COVID-19 pandemic pushed many healthcare workers to the brink, as some nurses attest

Like it did for many people, the pandemic shook Matt Hotchkiss and his family’s world. 

"My wife was out of work, and we needed to figure out how we were going to replace her income," said Hotchkiss.

His wife works in event planning, which was shut down during the pandemic. He was a registered nurse working on the front lines as a manager at the Hunter’s Creek ER. He then went to Arizona to help COVID-19 patients. He says it was overwhelming. "With COVID and everything, you have so many people walking through the doors that you have to get them in and out and moved onto the next step in order to take care of the mass amounts of people that were coming in," said Hotchkiss.

The stress got to be too much. "It’s really not what a lot of us signed up for." He decided to leave. He and his wife are now opening a Massage Luxe franchise in Ocoee this summer. It’s a perfect way, he says, to meld his healthcare background with work that’s less intense. 

"This allows me to stay within that general practice. It’s more of an alternative medicine, but we can help people stay out of hospitals, stay out of doctors’ offices by helping them with their stress."

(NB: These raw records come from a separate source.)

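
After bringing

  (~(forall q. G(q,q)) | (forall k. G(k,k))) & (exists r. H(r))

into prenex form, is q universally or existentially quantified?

existential

Drive negations inward (¬∀x A ≡ ∃x ¬A, ¬∃x A ≡ ∀x ¬A, De Morgan for ∧/∨):
  ((exists q. ~G(q,q)) | (forall k. G(k,k))) & (exists r. H(r))
Finally move all quantifiers to the prefix:
  exists q. forall k. exists r. ((~G(q,q) | G(k,k)) & H(r))
The quantifier forall q sits under an odd number of negations, so it flips to exists q.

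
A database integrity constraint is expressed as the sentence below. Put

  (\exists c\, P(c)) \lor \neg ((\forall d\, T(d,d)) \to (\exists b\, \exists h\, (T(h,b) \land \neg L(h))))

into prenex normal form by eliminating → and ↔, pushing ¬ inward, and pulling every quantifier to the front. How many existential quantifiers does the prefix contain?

Rewrite implications/biconditionals: A → B as ¬A ∨ B.
  (\exists c\, P(c)) \lor \neg (\neg (\forall d\, T(d,d)) \lor (\exists b\, \exists h\, (T(h,b) \land \neg L(h))))
Push ¬ through the quantifiers and connectives to reach negation normal form:
  (\exists c\, P(c)) \lor (\forall d\, T(d,d)) \land (\forall b\, \forall h\, (\neg T(h,b) \lor L(h)))
All bound variables are already distinct, so no renaming is needed.
Pull the quantifiers to the front (each side's bound variable is not free in the other side):
  \exists c\, \forall d\, \forall b\, \forall h\, (P(c) \lor T(d,d) \land (\neg T(h,b) \lor L(h)))
The prefix is \exists c \forall d \forall b \forall h: 3 universal, 1 existential.

1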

As Matt looks ahead to his new business, he says his nursing days are likely over, and he’s not alone. So many people have left. The nursing shortage is grim and projected to only get worse. According to the Florida Hospital Association, in 2019, there was already a shortage of more than 17,000 nurses statewide. By 2035, that number is expected to grow to a shortage of 59,000 nurses. This data is the latest from the organization, but it was put together before the pandemic, meaning that the shortfall could grow even larger.

The Florida Nurses Association told FOX 35, "COVID-19 has had a devastating effect on the nursing workforce." 

But the shortage stems not only from the pandemic. They say it’s also because of pay disparities, the aging nursing population, and the physical demand of the work – not that opening a new business isn’t stressful.

"But it’s a different type of stress. You’re not on your feet for 12 hours, trying to take care of people, dealing with people that are essentially at their worst and scared," said Hotchkiss.

Hotchkiss has advice for anyone questioning leaving their job. "If you’re not enjoying what you’re doing, it’s incredibly scary but you need to take the steps forward just to find something that’s going to make you happy."